Naturally there are many of us not backward at coming forward to express disappointment at the occasional under-whelming performance/near total disaster in Europe. One of Wenger’s greatest achievements is that few of us can actually quite believe our eyes when our boys lose the occasional game. But reading Twitter from a safe distance suggests that there are followers of the club who think it’s time for Arsene to hang up his zip-unfriendly coat and say farewell. After match-day setbacks, the numbers of these fans seem to quell exponentially, as shrilly hysterical on Twitter, blogs and radio shows as their incoherent, and generally random, blunt barbs are hot-headedly inconsistent.

Yet when the team is doing well, these ‘contributors’ to the Gooniverse are largely silent.  At such times, the phrase ’empty vessels’ springs to mind and the quieter majority bask in the golden sunshine of an Arsenal era quite unlike any other.

So just how large is their number?

Well, in the aftermath of the Olympiakos defeat, an online petition was launched to have the evil dictator, I mean Arsene Wenger, removed from office once and for all.

“Now is the time for change, do the right thing Arsene Wenger and GO!” exhorts the internet petition, replete with its own little red logo of a cannon and the words ‘ENOUGH IS ENOUGH WENGER OUT!

Ah-ha, at last, a handy metric for calculating the true scale of this pluckily determined protest group seeking to mobilise the views of the dispossessed, the disheartened and the disbelieving.

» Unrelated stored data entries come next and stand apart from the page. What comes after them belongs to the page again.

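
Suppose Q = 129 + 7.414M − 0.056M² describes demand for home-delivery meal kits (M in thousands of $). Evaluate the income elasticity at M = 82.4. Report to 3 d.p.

At M = 82.4: Q = 359.6870.
dQ/dM = 7.414 − 0.112M = -1.81480.
η = (dQ/dM)·(M/Q) = -1.81480 × (82.4/359.6870) = -0.416.

-0.416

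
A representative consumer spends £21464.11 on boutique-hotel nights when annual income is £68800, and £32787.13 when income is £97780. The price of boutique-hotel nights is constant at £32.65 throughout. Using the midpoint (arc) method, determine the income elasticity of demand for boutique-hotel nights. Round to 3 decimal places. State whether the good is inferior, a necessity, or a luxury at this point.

With a constant price, Q₁ = 21464.11/32.65 = 657.400 and Q₂ = 32787.13/32.65 = 1004.200 (equivalently, work directly with expenditure since P cancels).
Midpoint %ΔQ = (32787.13 − 21464.11)/27125.62 = 0.41743; midpoint %ΔI = (97780 − 68800)/83290 = 0.34794.
η = 0.41743 / 0.34794 = 1.200.
η > 1 ⇒ luxury.

1.200 (luxury)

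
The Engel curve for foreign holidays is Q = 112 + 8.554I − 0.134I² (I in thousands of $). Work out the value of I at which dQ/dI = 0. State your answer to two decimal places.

31.92

dQ/dI = 8.554 − 0.268I.
The good is inferior where dQ/dI < 0. Setting dQ/dI = 0 gives I = 8.554 / 0.268 = 31.92.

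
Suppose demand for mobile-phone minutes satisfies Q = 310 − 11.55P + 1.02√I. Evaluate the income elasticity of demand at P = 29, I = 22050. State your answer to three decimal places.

0.599

At P = 29, I = 22050: Q = 126.512.
Holding P constant, ∂Q/∂I = 1.02/(2√I) = 0.00343452.
η_I = (∂Q/∂I)·(I/Q) = 0.00343452 × (22050/126.512) = 0.599.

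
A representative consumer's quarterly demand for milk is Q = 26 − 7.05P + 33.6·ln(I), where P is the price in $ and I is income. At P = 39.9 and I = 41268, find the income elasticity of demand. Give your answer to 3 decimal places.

At P = 39.9, I = 41268: Q = 101.801.
Holding P constant, ∂Q/∂I = 33.6/I = 0.00081419.
η_I = (∂Q/∂I)·(I/Q) = 0.00081419 × (41268/101.801) = 0.330.

0.330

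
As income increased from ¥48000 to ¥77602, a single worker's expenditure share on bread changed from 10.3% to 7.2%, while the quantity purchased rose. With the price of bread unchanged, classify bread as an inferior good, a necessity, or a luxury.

Quantity rises but the budget share falls as income rises, so 0 < η < 1.

necessity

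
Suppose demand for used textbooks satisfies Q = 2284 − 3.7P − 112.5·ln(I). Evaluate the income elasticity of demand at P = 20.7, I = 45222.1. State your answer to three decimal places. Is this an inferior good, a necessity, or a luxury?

-0.112 (inferior good)

At P = 20.7, I = 45222.1: Q = 1001.484.
Holding P constant, ∂Q/∂I = -112.5/I = -0.00248772.
η_I = (∂Q/∂I)·(I/Q) = -0.00248772 × (45222.1/1001.484) = -0.112.
Since η < 0, this is an inferior good.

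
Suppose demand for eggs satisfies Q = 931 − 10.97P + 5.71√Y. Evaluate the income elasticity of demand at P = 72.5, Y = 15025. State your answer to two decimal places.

At P = 72.5, Y = 15025: Q = 835.587.
Holding P constant, ∂Q/∂Y = 5.71/(2√Y) = 0.0232916.
η_Y = (∂Q/∂Y)·(Y/Q) = 0.0232916 × (15025/835.587) = 0.42.

0.42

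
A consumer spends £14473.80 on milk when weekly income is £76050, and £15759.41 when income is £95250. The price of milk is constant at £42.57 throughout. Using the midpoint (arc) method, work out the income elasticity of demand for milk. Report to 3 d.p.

With a constant price, Q₁ = 14473.80/42.57 = 340.000 and Q₂ = 15759.41/42.57 = 370.200 (equivalently, work directly with expenditure since P cancels).
Midpoint %ΔQ = (15759.41 − 14473.80)/15116.61 = 0.08505; midpoint %ΔI = (95250 − 76050)/85650 = 0.22417.
η = 0.08505 / 0.22417 = 0.379.

0.379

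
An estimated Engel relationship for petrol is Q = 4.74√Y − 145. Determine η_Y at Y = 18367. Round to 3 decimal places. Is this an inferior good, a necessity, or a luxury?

At Y = 18367: Q = 497.388.
dQ/dY = 4.74/(2√Y) = 0.0174876 at this income.
η = (dQ/dY)·(Y/Q) = 0.0174876 × (18367/497.388) = 0.646.
Since 0 < η < 1, the good is a necessity.

0.646 (necessity)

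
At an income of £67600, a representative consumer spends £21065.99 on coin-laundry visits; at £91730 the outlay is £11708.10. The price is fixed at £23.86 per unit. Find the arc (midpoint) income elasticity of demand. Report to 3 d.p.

-1.885

With a constant price, Q₁ = 21065.99/23.86 = 882.900 and Q₂ = 11708.10/23.86 = 490.700 (equivalently, work directly with expenditure since P cancels).
Midpoint %ΔQ = (11708.10 − 21065.99)/16387.05 = -0.57105; midpoint %ΔI = (91730 − 67600)/79665 = 0.30289.
η = -0.57105 / 0.30289 = -1.885.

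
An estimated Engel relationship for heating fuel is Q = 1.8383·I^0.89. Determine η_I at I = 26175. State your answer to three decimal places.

For Q = A·I^β the income elasticity is constant and equal to β.
Here β = 0.89, so η = 0.890.

0.890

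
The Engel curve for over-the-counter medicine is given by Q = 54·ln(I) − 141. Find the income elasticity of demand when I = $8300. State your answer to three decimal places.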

And, at the time of writing, some seven whole days after the launch of the petition, the numbers signing it have risen to the heady heights of almost 1,300. Numbers seem stuck on 1,265 today and if the instigator of this petition and the carriers of the banner, above, were hoping for support to match the recent Mike Dean petition (106,445 signatories and still rising), then they have been badly misled.

However, all is not lost for the would-be revolutionaries, as there have been at least four other ‘Wenger Out’ petitions in the last year alone and support for some of them have even reached double figures. No fewer than forty end-of-their-tether types have pitched up to sign up to see off Arsene. So the latest petition, with nearly 1270 names has actually done comparatively well.

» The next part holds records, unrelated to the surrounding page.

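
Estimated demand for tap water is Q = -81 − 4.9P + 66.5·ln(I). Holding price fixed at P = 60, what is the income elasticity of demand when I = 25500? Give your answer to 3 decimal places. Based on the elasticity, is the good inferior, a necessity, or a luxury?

0.222 (necessity)

At P = 60, I = 25500: Q = 299.738.
Holding P constant, ∂Q/∂I = 66.5/I = 0.00260784.
η_I = (∂Q/∂I)·(I/Q) = 0.00260784 × (25500/299.738) = 0.222.
Since 0 < η < 1, this is a necessity.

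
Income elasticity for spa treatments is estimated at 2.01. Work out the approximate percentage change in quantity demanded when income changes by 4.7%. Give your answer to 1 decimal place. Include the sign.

9.4%

%ΔQ ≈ η × %ΔI = 2.01 × 4.7% = 9.4%.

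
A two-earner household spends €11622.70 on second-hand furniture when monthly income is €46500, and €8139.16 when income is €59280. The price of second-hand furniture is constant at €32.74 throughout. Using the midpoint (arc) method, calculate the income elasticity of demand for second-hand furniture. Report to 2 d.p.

With a constant price, Q₁ = 11622.70/32.74 = 355.000 and Q₂ = 8139.16/32.74 = 248.600 (equivalently, work directly with expenditure since P cancels).
Midpoint %ΔQ = (8139.16 − 11622.70)/9880.93 = -0.35255; midpoint %ΔI = (59280 − 46500)/52890 = 0.24163.
η = -0.35255 / 0.24163 = -1.46.

-1.46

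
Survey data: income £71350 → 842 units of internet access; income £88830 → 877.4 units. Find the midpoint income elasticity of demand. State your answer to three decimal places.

0.189

ΔQ = 877.4 − 842 = 35.4; midpoint Q̄ = (842 + 877.4)/2 = 859.7.
ΔI = 88830 − 71350 = 17480; midpoint Ī = (71350 + 88830)/2 = 80090.
η = (ΔQ/Q̄) ÷ (ΔI/Ī) = (35.4/859.7) ÷ (17480/80090) = 0.189.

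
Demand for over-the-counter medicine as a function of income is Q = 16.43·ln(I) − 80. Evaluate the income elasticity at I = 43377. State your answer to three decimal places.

At I = 43377: Q = 95.434.
dQ/dI = 16.43/I = 0.000378772 at this income.
η = (dQ/dI)·(I/Q) = 0.000378772 × (43377/95.434) = 0.172.

0.172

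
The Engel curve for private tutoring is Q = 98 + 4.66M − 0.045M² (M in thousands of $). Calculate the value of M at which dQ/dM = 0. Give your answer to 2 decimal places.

51.78

dQ/dM = 4.66 − 0.09M.
The good is inferior where dQ/dM < 0. Setting dQ/dM = 0 gives M = 4.66 / 0.09 = 51.78.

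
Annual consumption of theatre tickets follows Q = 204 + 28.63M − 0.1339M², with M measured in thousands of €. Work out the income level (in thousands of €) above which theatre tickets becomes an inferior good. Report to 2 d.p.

dQ/dM = 28.63 − 0.2678M.
The good is inferior where dQ/dM < 0. Setting dQ/dM = 0 gives M = 28.63 / 0.2678 = 106.91.

106.91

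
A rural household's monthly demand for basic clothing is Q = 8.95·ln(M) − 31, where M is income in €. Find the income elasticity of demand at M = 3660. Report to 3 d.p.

At M = 3660: Q = 42.437.
dQ/dM = 8.95/M = 0.00244536 at this income.
η = (dQ/dM)·(M/Q) = 0.00244536 × (3660/42.437) = 0.211.

0.211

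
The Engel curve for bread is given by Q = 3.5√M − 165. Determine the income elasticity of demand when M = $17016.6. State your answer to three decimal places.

At M = 17016.6: Q = 291.567.
dQ/dM = 3.5/(2√M) = 0.0134153 at this income.
η = (dQ/dM)·(M/Q) = 0.0134153 × (17016.6/291.567) = 0.783.

0.783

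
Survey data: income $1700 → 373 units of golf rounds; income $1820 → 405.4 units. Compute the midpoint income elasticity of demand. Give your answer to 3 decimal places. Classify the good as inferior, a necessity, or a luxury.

1.221 (luxury)

ΔQ = 405.4 − 373 = 32.4; midpoint Q̄ = (373 + 405.4)/2 = 389.2.
ΔI = 1820 − 1700 = 120; midpoint Ī = (1700 + 1820)/2 = 1760.
η = (ΔQ/Q̄) ÷ (ΔI/Ī) = (32.4/389.2) ÷ (120/1760) = 1.221.
η > 1 ⇒ luxury.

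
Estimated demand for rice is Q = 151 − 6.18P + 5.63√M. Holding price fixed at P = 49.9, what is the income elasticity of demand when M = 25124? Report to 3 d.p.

0.607

At P = 49.9, M = 25124: Q = 735.004.
Holding P constant, ∂Q/∂M = 5.63/(2√M) = 0.0177596.
η_M = (∂Q/∂M)·(M/Q) = 0.0177596 × (25124/735.004) = 0.607.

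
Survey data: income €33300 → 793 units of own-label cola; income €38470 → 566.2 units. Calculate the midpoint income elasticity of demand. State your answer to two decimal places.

-2.32

ΔQ = 566.2 − 793 = -226.8; midpoint Q̄ = (793 + 566.2)/2 = 679.6.
ΔI = 38470 − 33300 = 5170; midpoint Ī = (33300 + 38470)/2 = 35885.
η = (ΔQ/Q̄) ÷ (ΔI/Ī) = (-226.8/679.6) ÷ (5170/35885) = -2.32.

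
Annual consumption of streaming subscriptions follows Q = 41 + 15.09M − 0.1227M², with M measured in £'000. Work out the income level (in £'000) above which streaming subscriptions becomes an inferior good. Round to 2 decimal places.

61.49

dQ/dM = 15.09 − 0.2454M.
The good is inferior where dQ/dM < 0. Setting dQ/dM = 0 gives M = 15.09 / 0.2454 = 61.49.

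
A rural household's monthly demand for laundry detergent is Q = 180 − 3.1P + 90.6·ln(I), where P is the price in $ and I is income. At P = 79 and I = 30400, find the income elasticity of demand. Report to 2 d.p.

At P = 79, I = 30400: Q = 870.291.
Holding P constant, ∂Q/∂I = 90.6/I = 0.00298026.
η_I = (∂Q/∂I)·(I/Q) = 0.00298026 × (30400/870.291) = 0.10.

0.10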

However, when you consider the official Arsenal Twitter account (@arsenal) has 6.3 million followers and Arsenal Facebook has 33.5 million ‘likes’, then it looks as though the petition has a fair way to go yet.  As a percentage of Arsenal’s Facebook following, the petition has attracted almost 0.0037% of the fanbase. By comparison, the organisers of the banner-led mass-protest achieved a far superior result, attracting nearly 0.016% of the estimated 57,000 Arsenal supporters swirling around the Emirates Stadium on Sunday.

Cleverer statisticians than me (that’s most readers) will point out that even if all 57,000 had joined the banner protest, this would still have been a small percentage of the club’s total global following.  But the fact remains that online, there are (virtually) no geographical boundaries, so a petition conducted in cyber-space really should be doing a little better.  Indeed, to achieve parity with the laughably slim turn-out at the Emirates, the petition should by now have reached an absolute minimum of 3,500, which would of course, give it 0.016% of Arsenal’s Facebook following.

Yep, all of us hate losing games and most are fed up when the team doesn’t appear to fulfil its potential.  A fair number will make a fair racket on Twitter.  But very, very few, actually want Arsene Out, it would seem.

So maybe, as far as the Wenger Out Brigade is concerned, enough really is enough?